Damn You, Sparkly Edward!

My daughter reads Twilight. I am having a very hard time with this. SHe was all obsessed with Harry Potter for a long time, but I think that's almost a generational thing. Then she was searching for a new series and since Twilight is freaking everywhere these days she got pulled in. I was fine with it (I was a vampire fan back in the day myself) but since then I've heard more about these books that worries me.

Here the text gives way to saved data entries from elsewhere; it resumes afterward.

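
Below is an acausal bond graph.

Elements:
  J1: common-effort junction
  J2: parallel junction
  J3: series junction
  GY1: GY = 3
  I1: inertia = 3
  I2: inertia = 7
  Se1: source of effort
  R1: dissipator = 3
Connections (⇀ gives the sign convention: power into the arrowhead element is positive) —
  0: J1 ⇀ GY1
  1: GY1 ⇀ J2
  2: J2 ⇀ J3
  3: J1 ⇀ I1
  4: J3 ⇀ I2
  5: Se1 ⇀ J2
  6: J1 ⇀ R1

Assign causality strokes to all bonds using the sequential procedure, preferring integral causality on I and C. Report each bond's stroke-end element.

bond 0 stroke at GY1
bond 1 stroke at GY1
bond 2 stroke at J3
bond 3 stroke at I1
bond 4 stroke at I2
bond 5 stroke at J2
bond 6 stroke at J1

bond 5 |J2  (Se1: effort source, stroke at far end)
bond 1 |GY1  (J2: bond 5 brought effort, rest push out)
bond 2 |J3  (common-e at J2 fixed by 5)
bond 4 |I2  (closing 1-jn rule on J3)
bond 0 |GY1  (GY1: gyrator matches bond 1)
bond 3 |I1  (I1 integral (f out))
bond 6 |J1  (only one effort-in slot at J1)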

She read the first book in one day. She got it at 5:00 pm and finished it at 3:30 am. She never read a Harry Potter book that fast and we stood in a Borders for 6 hours waiting for the last one. Then she went to the library her in town and read book 2 in the series and is now eagerly awaiting book 3, which is 3 weeks overdue at the library and which she is third in line to check out anyway. What worries me about these books is not the violence (I'm not an idiot, vampire books by definition have violence in them) but the sexuality. Not that there's sex, because I've been told that there isn't. But they're all passion and romance and "Edward is so sparkly and beautiful." And Ryan reads this and doesn't give a childlike "Yuck!" in response. She doesn't roll her eyes at Bella's melodramatic professing of undying teenage love. She doesn't question a sixteen year old's eagerness to become an undead blood drinker just to be with a guy she's only known a few months. She doesn't declare Edward's angst-ridden passions to be "gross". And that can only mean one thing.

Ryan is turning into a teenager. Not numerically speaking of course; she's not even eleven yet. But emotionally she's entering the years of overreactions and heartfelt hyperbole. My wonderfully delightfully nonconformist daughter is at the cusp of puberty. That means all sorts of sparkly and beautiful Edwards of her own. That means ten household rules broken for every one she gets caught at. That means a first kiss I may never even find out about. It means me getting shut out while all the bad influences get let in. It means carefully hidden shaving cuts on her bony little legs, red and swollen over-plucked eyebrows, and underwear buying based solely on what she sees in the PE locker room.

Ryan will be entering sixth grade next year, and in this town that means junior high. I remember junior high and while I'm sure it's not exactly the same (the AquaNet haze has probably lifted by now) it's probably kept some of the same themes. Boys, pimple-stress, cliques, peer pressure, fashion obsession. And while it was "Like A Virgin" when I was eleven it's "If You Seek Amy" now. (Say it out loud fast.) I am not ready for this. I am so completely not ready for the day Ryan wakes up and puts on a turtleneck in warm weather, convinced that I'm a blind idiot. And what's worse, I will know what she's planning when she picks out a turtleneck while school clothes shopping, and I will buy it for her in a conscious choice to remain ignorant. Probably not anytime really soon, but not too terribly far over the horizon.

I'm not ready for an adolescent daughter. I want my little girl back.